Connaitre l’islam avec Mission Ismérie, par Odon Lafontaine

L’islam est-il né à La Mecque ?
Selon la tradition musulmane, La Mecque est bien entendu la ville des origines de l’islam : « lieu d’Abraham » où ce dernier a tenté de sacrifier son fils Ismaël [1] et où il (re)construisit le sanctuaire islamique primordial (la Kaaba), et lieu de naissance du prophète de l’islam ainsi que de ses premières prédications. Il s’en est enfui en 620 (l’Hégire) pour installer le premier État islamique à Médine en 622, date retenue pour le début du calendrier musulman, et donc date de la fondation réelle de l’islam. Il prit la ville en 630 pour l’islamiser et islamiser la Kaaba, en en faisant ainsi le lieu saint de l’islam.

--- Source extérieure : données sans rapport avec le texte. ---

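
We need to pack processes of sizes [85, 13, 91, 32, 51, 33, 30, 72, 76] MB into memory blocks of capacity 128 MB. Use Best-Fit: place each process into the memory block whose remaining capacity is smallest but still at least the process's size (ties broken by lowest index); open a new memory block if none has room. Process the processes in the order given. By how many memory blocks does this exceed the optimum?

Best-Fit: [85,13,30] [91,32] [51,33] [72] [76] → 5 memory blocks.
Total size 483 MB; any packing needs at least ⌈483/128⌉ = 4 memory blocks.
An optimal packing achieves that bound: [91,33] [85,32] [76,51] [72,30,13] → 4 memory blocks.
Excess: 5 − 4 = 1.

1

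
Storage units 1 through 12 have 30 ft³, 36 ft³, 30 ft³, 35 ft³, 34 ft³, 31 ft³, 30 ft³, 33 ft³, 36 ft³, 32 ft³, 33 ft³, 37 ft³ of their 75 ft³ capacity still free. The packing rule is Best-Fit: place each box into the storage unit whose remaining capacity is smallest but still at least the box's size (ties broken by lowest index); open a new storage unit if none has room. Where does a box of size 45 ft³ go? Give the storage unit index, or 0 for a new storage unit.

0

No storage unit has ≥ 45 ft³ free, so a new storage unit is opened.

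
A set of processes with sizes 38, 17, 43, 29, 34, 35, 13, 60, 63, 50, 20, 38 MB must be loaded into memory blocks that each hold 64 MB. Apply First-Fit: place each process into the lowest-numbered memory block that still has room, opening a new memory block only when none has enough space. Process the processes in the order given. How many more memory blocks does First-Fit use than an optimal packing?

0

First-Fit: [38,17] [43,13] [29,34] [35,20] [60] [63] [50] [38] → 8 memory blocks.
8 processes exceed 32 MB (half the capacity), and no two of those can share a memory block, so at least 8 memory blocks are needed.
So 8 is already optimal.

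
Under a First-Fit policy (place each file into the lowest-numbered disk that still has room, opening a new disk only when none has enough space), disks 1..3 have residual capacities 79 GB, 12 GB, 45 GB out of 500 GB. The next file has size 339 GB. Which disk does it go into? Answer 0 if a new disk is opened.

0

No disk has ≥ 339 GB free, so a new disk is opened.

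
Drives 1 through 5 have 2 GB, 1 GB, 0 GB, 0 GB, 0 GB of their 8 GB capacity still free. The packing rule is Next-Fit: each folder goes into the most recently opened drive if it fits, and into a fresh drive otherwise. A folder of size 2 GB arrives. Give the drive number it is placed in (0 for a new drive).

0

Next-Fit only looks at drive 5, which has 0 GB free.
2 GB does not fit, so a new drive is opened.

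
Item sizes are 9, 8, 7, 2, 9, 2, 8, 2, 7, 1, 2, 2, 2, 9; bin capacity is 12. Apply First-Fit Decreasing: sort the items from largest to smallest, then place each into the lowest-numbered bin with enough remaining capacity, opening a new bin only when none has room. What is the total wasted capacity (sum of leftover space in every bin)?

Sorted descending: 9, 9, 9, 8, 8, 7, 7, 2, 2, 2, 2, 2, 2, 1.
bin 1: place 9, 3 left
bin 2: place 9, 3 left
bin 3: place 9, 3 left
bin 4: place 8, 4 left
bin 5: place 8, 4 left
bin 6: place 7, 5 left
bin 7: place 7, 5 left
bin 1: place 2, 1 left
bin 2: place 2, 1 left
bin 3: place 2, 1 left
bin 4: place 2, 2 left
bin 4: place 2, 0 left
bin 5: place 2, 2 left
bin 1: place 1, 0 left
7 bins × 12 = 84; used 70; unused 14.

14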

L’historicité de La Mecque et de la tradition qui s’y rapporte est cependant très loin d’être établie : elle était déjà contestée au VIIIe siècle par Saint Jean de Damas, qui pointait qu’on ne pouvait trouver dans ce lieu désertique le bois nécessaire au sacrifice du fils d’Abraham. Elle le fut aussi par les musulmans eux-mêmes, dont les savants ont longtemps débattu de « l’innovation » que représentait le culte rendu à La Mecque. Les Qarmates (un courant chiite opposé au califat abbasside) en ont même saccagé la ville au Xe siècle, détruisant la Kaaba.
Les travaux de la recherche historico-critique sont dans un sens allés encore plus loin depuis une cinquantaine d’années, relevant des incohérences et contradictions majeures dans le récit traditionnel musulman. Il la décrit en effet comme propice à une agriculture diversifiée – oliviers, vigne, blé, grenades, dattes, élevages de chèvres, moutons, vaches et chameaux – alors que son climat désertique la rend absolument impossible [2]. Le prophète est dit y précher à des pêcheurs mangeant le fruit frais d’une pêche faite à la fois en mer et en eau douce. Or la mer se situe à 80 kilomètres de la ville, et on ne trouve aucun lac d’eau douce aux environs. Il faut aller en Syrie ou en Galilée pour retrouver une telle configuration [3]. La Mecque se situe par ailleurs à l’écart (3 jours de marche) et en contrebas (1600 mètres de dénivelé) de la route caravanière traditionnelle que devaient rejoindre les marchands mecquois de la tradition (dont Mahomet) pour se livrer au commerce qui faisait vivre la ville. Mais l’on sait par ailleurs que cette route traditionnelle était alors désaffectée, car le commerce du VIIe siècle se faisait par la Mer Rouge, les bateaux cabotant alors sur la côte africaine et non la côte arabe [4]. Que dire par ailleurs de l’absence complète de traces antiques de cette ville ?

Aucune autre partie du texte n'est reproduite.